You may already know someone who is affected by domestic abuse.
In other news…
October is also Rett Syndrome awareness month. This is a debilitating neurological disease and the leading cause of severe disability in girls, rendering them unable to speak, use their hands, or walk – though they do mentally function at a high level. It can affect mood and sensory sensations, and can also cause problems with breathing, chewing and swallowing, and digestion, as well as cardiac issues. Girls are born normal but begin to regress in acquired skills between the ages of 1 and 3. They are often initially misdiagnosed as autistic, or as having cerebral palsy, or some other developmental disability. Research is ongoing and showing promise, but there is currently no cure. To learn more, please visit Girl Power 2 Cure.
And, of course, today is Friday – or, as we call it in the T1 community – Blue FridayWe wear blue to raise awareness and share information about Type 1 and the desperate need for a Cure. I had planned to use this day on my blog to promote Blue Friday and educate… but obviously, today’s post seemed infinitely more important.  Maybe tomorrow will be Blue Saturday. Just this once.

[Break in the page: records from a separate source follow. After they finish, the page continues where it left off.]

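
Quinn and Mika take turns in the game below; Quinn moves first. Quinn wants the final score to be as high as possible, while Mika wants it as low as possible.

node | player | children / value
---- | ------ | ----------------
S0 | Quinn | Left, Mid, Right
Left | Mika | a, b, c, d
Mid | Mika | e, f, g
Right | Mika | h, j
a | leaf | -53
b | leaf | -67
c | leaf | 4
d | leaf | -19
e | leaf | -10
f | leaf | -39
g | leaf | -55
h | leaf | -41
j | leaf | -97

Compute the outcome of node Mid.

-55

Mid (Mika): min(-10, -39, -55) = -55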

Thank you so much for reading today. I appreciate you all. And if you have the time, please check out the link to Purple Purse. The purse is out of my financial budget right now, but they do sell inexpensive charms to hang from your purse to support awareness. There is also an interactive part of the site that allows you to experience the questions, the dilemmas, and roadblocks faced by victims. It’s very sobering.